As you may or may not have guessed, this particular bit of code was used to graph 4 simple line graphs in one easy to compare panel. This was the work of my supervisor Josh, who wrote it in about 5 minutes. I’m fairly sure I would still be trying to make it today if I had’ve been tasked to do it alone.
Believe it or not learning to code is probably not the worst part about ‘R’. My biggest issue is that it is so picky with everything. Put a space in the wrong spot in your data – you get an error, type something with a capital letter, when its lower case in your data – you have another error, use a character that ‘R’ doesn’t like – you get NA, which means ‘R’ has no idea what it is and basically every function you run the answer will be NA. This wouldn’t be a problem except most of the time ‘R’ doesn’t tell you where the problem is. Which shift through your data to find the issue, trust me this is not fun and can take many hours especially with hard datasets.

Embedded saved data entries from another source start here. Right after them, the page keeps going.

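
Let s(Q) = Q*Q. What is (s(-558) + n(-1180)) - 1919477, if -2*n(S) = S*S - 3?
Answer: -4608623/2 ≈ -2.3043e+6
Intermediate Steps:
n(S) = 3/2 - S²/2 (n(S) = -(S*S - 3)/2 = -(S² - 3)/2 = -(-3 + S²)/2 = 3/2 - S²/2)
s(Q) = Q²
(s(-558) + n(-1180)) - 1919477 = ((-558)² + (3/2 - ½*(-1180)²)) - 1919477 = (311364 + (3/2 - ½*1392400)) - 1919477 = (311364 + (3/2 - 696200)) - 1919477 = (311364 - 1392397/2) - 1919477 = -769669/2 - 1919477 = -4608623/2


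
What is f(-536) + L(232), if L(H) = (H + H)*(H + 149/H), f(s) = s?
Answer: 107410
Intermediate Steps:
L(H) = 2*H*(H + 149/H) (L(H) = (2*H)*(H + 149/H) = 2*H*(H + 149/H))
f(-536) + L(232) = -536 + (298 + 2*232**2) = -536 + (298 + 2*53824) = -536 + (298 + 107648) = -536 + 107946 = 107410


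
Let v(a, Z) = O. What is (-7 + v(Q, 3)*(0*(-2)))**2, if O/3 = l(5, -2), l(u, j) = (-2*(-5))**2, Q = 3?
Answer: 49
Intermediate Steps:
l(u, j) = 100 (l(u, j) = 10**2 = 100)
O = 300 (O = 3*100 = 300)
v(a, Z) = 300
(-7 + v(Q, 3)*(0*(-2)))**2 = (-7 + 300*(0*(-2)))**2 = (-7 + 300*0)**2 = (-7 + 0)**2 = (-7)**2 = 49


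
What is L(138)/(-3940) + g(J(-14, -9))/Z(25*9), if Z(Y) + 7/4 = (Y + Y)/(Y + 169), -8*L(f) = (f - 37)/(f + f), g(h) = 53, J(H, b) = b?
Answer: -363326704901/4167070080 ≈ -87.190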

So there you have it, ‘R’ is essential for running stats but man is it a pain to use. Luckily for me uni puts on a few loooooong (9-5) sessions each year that aim to give you basic ‘R’ knowledge. I have attended the first so far and I have to admit it really did help. With a bit of luck by the third and final session I will be slightly proficient at ‘R’ and be able to get by without needing too much help.